I have used both I can tell you a few differences.
Kaplan offers unlimited (meaning limited only to the prompts they have) graded essays.  If you feel essay writing is your weakness this might be a good option.
Kaplan's multiples are harder, and more closely aligned to the MBE difficulty level.  Barbri didn't throw you softballs all the time, but they had a decent mix of easy to hard, Kaplan basically just had the hard one.  The Kaplan logic was that if you only work on the hard ones you will do better on the easy ones.
Barbri claims that 100% of the people that complete at least 75% of the Bar Prep Program pass the bar.
Barbri has AMP for the areas that you are not doing so great in, meaning extra work on Blackline law and multiples on just the blackline reading/work.

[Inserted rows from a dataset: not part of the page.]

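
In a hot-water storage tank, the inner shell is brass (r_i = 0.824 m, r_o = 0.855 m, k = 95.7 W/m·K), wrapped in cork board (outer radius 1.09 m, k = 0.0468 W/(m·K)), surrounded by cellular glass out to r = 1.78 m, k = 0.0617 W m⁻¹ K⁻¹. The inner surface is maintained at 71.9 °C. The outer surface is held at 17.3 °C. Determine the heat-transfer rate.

Q = 61.5 W

Treat each layer as a resistance in series:
  R_brass = (1/0.824 − 1/0.855)/(4πk) = 0.04400/(4π·95.7) = 3.659×10^-5 K/W
  R_cork board = (1/0.855 − 1/1.09)/(4πk) = 0.2522/(4π·0.0468) = 0.4288 K/W
  R_cellular glass = (1/1.09 − 1/1.78)/(4πk) = 0.3556/(4π·0.0617) = 0.4587 K/W
ΣR = 3.659×10^-5 + 0.4288 + 0.4587 = 0.8875 K/W
Q = ΔT/ΣR = (71.9 °C − 17.3 °C)/0.8875 = 61.5 W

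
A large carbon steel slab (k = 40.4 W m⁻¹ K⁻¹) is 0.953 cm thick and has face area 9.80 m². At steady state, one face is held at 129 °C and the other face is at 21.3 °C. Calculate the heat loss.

Q = kA·ΔT/L = 40.4 × 9.80 × |129 °C − 21.3 °C| / 0.00953 = 4.47×10^6 W

Q = 4470 kW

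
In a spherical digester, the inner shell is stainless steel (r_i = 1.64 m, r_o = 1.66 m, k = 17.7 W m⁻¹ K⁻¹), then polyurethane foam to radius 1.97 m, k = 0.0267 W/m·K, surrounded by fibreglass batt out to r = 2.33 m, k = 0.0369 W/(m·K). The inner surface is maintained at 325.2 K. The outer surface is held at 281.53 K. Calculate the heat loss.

Series thermal resistances, inner to outer:
  R_stainless steel = (1/1.64 − 1/1.66)/(4πk) = 0.007346/(4π·17.7) = 3.303×10^-5 K/W
  R_polyurethane foam = (1/1.66 − 1/1.97)/(4πk) = 0.09480/(4π·0.0267) = 0.2825 K/W
  R_fibreglass batt = (1/1.97 − 1/2.33)/(4πk) = 0.07843/(4π·0.0369) = 0.1691 K/W
ΣR = 3.303×10^-5 + 0.2825 + 0.1691 = 0.4516 K/W
Q = ΔT/ΣR = (325.2 K − 281.53 K)/0.4516 = 96.7 W

Q = 96.7 W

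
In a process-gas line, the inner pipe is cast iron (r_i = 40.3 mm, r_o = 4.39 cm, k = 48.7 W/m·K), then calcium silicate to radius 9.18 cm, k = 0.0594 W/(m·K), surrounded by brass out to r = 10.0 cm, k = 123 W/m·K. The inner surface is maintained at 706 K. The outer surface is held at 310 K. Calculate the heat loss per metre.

Resistance network (inner→outer):
  R'_cast iron = ln(0.0439/0.0403)/(2πk) = 0.08556/(2π·48.7) = 2.796×10^-4 m·K/W
  R'_calcium silicate = ln(0.0918/0.0439)/(2πk) = 0.7377/(2π·0.0594) = 1.977 m·K/W
  R'_brass = ln(0.100/0.0918)/(2πk) = 0.08556/(2π·123) = 1.107×10^-4 m·K/W
ΣR = 2.796×10^-4 + 1.977 + 1.107×10^-4 = 1.977 m·K/W
Q' = ΔT/ΣR = (706 K − 310 K)/1.977 = 200 W/m

Q' = 200 W/m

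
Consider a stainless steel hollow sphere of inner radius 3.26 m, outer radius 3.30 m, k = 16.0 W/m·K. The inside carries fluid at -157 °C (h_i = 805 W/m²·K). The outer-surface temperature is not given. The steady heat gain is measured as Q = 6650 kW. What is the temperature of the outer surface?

T_out = 27.8 °C

Sum the resistances:
  R_conv,in = 1/(4πr²h) = 1/(4π·3.26²·805) = 9.302×10^-6 K/W
  R_stainless steel = (1/3.26 − 1/3.30)/(4πk) = 0.003718/(4π·16.0) = 1.849×10^-5 K/W
ΣR = 2.779×10^-5 K/W
ΔT = Q·ΣR = 6.65×10^6 × 2.779×10^-5 = 184.8 K
Heat flows inward, so T_out = T_in + ΔT = -157 + 184.8 = 27.8 °C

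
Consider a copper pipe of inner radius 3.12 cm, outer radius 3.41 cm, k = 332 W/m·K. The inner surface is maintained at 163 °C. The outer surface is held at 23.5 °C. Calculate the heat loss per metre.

Q' = 3.27×10^6 W/m

Q' = 2πk·ΔT/ln(r₂/r₁) = 2π × 332 × 139.5 / ln(0.0341/0.0312) = 3.27×10^6 W/m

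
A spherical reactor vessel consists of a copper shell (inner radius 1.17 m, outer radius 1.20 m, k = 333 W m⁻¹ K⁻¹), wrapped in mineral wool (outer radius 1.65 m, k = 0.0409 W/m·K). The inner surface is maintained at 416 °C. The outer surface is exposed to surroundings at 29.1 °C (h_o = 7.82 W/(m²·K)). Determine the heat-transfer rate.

Series thermal resistances, inner to outer:
  R_copper = (1/1.17 − 1/1.20)/(4πk) = 0.02137/(4π·333) = 5.106×10^-6 K/W
  R_mineral wool = (1/1.20 − 1/1.65)/(4πk) = 0.2273/(4π·0.0409) = 0.4422 K/W
  R_conv,out = 1/(4πr²h) = 1/(4π·1.65²·7.82) = 0.003738 K/W
ΣR = 5.106×10^-6 + 0.4422 + 0.003738 = 0.4459 K/W
Q = ΔT/ΣR = (416 °C − 29.1 °C)/0.4459 = 868 W

Q = 868 W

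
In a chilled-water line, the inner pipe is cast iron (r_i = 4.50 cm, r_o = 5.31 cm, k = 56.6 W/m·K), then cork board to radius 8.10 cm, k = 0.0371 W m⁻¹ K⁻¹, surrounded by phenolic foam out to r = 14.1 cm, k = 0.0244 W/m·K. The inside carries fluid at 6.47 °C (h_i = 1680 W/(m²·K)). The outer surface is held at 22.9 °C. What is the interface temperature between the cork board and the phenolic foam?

T = 12.0 °C

Series thermal resistances, inner to outer:
  R'_conv,in = 1/(2πr h) = 1/(2π·0.0450·1680) = 0.002105 m·K/W
  R'_cast iron = ln(0.0531/0.0450)/(2πk) = 0.1655/(2π·56.6) = 4.654×10^-4 m·K/W
  R'_cork board = ln(0.0810/0.0531)/(2πk) = 0.4223/(2π·0.0371) = 1.812 m·K/W
  R'_phenolic foam = ln(0.141/0.0810)/(2πk) = 0.5543/(2π·0.0244) = 3.616 m·K/W
ΣR = 0.002105 + 4.654×10^-4 + 1.812 + 3.616 = 5.431 m·K/W
Q' = ΔT/ΣR = (6.47 °C − 22.9 °C)/5.431 = -3.025 W/m
From the inner boundary to the cork board/phenolic foam interface, ΣR_partial = 1.815 m·K/W.
T_interface = T_in − Q'·ΣR_partial = 6.47 °C − (-3.025)(1.815) = 12.0 °C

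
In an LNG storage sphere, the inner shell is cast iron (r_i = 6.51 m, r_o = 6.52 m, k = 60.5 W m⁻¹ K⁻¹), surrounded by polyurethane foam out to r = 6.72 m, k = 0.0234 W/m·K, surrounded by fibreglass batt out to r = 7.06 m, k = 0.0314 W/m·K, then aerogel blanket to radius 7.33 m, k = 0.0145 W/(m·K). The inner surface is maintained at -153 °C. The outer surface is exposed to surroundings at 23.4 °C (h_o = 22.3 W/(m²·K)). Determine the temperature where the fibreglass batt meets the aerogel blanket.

Resistance network (inner→outer):
  R_cast iron = (1/6.51 − 1/6.52)/(4πk) = 2.356×10^-4/(4π·60.5) = 3.099×10^-7 K/W
  R_polyurethane foam = (1/6.52 − 1/6.72)/(4πk) = 0.004565/(4π·0.0234) = 0.01552 K/W
  R_fibreglass batt = (1/6.72 − 1/7.06)/(4πk) = 0.007166/(4π·0.0314) = 0.01816 K/W
  R_aerogel blanket = (1/7.06 − 1/7.33)/(4πk) = 0.005217/(4π·0.0145) = 0.02863 K/W
  R_conv,out = 1/(4πr²h) = 1/(4π·7.33²·22.3) = 6.642×10^-5 K/W
ΣR = 3.099×10^-7 + 0.01552 + 0.01816 + 0.02863 + 6.642×10^-5 = 0.06238 K/W
Q = ΔT/ΣR = (-153 °C − 23.4 °C)/0.06238 = -2828 W
From the inner boundary to the fibreglass batt/aerogel blanket interface, ΣR_partial = 0.03368 K/W.
T_interface = T_in − Q·ΣR_partial = -153 °C − (-2828)(0.03368) = -57.8 °C

T = -57.8 °C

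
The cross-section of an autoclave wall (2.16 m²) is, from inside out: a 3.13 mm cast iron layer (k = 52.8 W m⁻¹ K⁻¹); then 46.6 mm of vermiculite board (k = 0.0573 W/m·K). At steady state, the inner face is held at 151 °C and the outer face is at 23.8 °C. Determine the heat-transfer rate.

Treat each layer as a resistance in series:
  R_cast iron = L/(kA) = 0.00313/(52.8·2.16) = 2.744×10^-5 K/W
  R_vermiculite board = L/(kA) = 0.0466/(0.0573·2.16) = 0.3765 K/W
ΣR = 2.744×10^-5 + 0.3765 = 0.3765 K/W
Q = ΔT/ΣR = (151 °C − 23.8 °C)/0.3765 = 338 W

Q = 338 W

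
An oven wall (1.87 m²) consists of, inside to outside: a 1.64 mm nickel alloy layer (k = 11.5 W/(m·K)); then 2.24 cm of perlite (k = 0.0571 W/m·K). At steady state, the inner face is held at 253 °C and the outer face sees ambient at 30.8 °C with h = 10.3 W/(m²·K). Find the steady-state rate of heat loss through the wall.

Q = 849 W

Resistance network (inner→outer):
  R_nickel alloy = L/(kA) = 0.00164/(11.5·1.87) = 7.626×10^-5 K/W
  R_perlite = L/(kA) = 0.0224/(0.0571·1.87) = 0.2098 K/W
  R_conv,out = 1/(hA) = 1/(10.3·1.87) = 0.05192 K/W
ΣR = 7.626×10^-5 + 0.2098 + 0.05192 = 0.2618 K/W
Q = ΔT/ΣR = (253 °C − 30.8 °C)/0.2618 = 849 W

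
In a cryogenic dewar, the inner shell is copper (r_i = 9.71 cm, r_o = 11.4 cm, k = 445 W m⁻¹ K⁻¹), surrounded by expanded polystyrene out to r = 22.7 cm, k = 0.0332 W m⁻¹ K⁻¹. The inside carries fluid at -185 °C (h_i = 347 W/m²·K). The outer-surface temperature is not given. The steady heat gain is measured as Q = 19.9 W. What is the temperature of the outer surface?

T_out = 23.8 °C

Sum the resistances:
  R_conv,in = 1/(4πr²h) = 1/(4π·0.0971²·347) = 0.02432 K/W
  R_copper = (1/0.0971 − 1/0.114)/(4πk) = 1.527/(4π·445) = 2.730×10^-4 K/W
  R_expanded polystyrene = (1/0.114 − 1/0.227)/(4πk) = 4.367/(4π·0.0332) = 10.47 K/W
ΣR = 10.49 K/W
ΔT = Q·ΣR = 19.9 × 10.49 = 208.8 K
Heat flows inward, so T_out = T_in + ΔT = -185 + 208.8 = 23.8 °C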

After doing both programs and listing to my friends who used AmeriBar or other programs here is what I think the biggest take away is.
YOU MUST DO A BAR PREP PROGRAM - and I don't mean pay for it and then do the minimum work, you have to actively study and be engaged when doing bar prep.  The reason bar prep programs work is that you are following a plan to cover all the key areas, learn local distinctions, and are practicing essays and multiple choice questions.

I was told that if you do 2,000 multiple choice questions and read why answers are correct your chances of passing increase by 20%.  This indicates that if you do the three products below you increase your chance of passing by 20%.
   

So what is the bottom line for the Great Bar Prep Debate - find a program that works to how you learn and commit to doing the entire program and try and hit 2000 multiple choice questions.  That is the only way you will pass, by studying and doing the work to learn what you need for the Bar Exam, because sadly law school does not teach you every single thing you need for the bar exam, and even if it did you would have to memorize if for 3 years.  It is easier to review and learn new material - so make sure you study.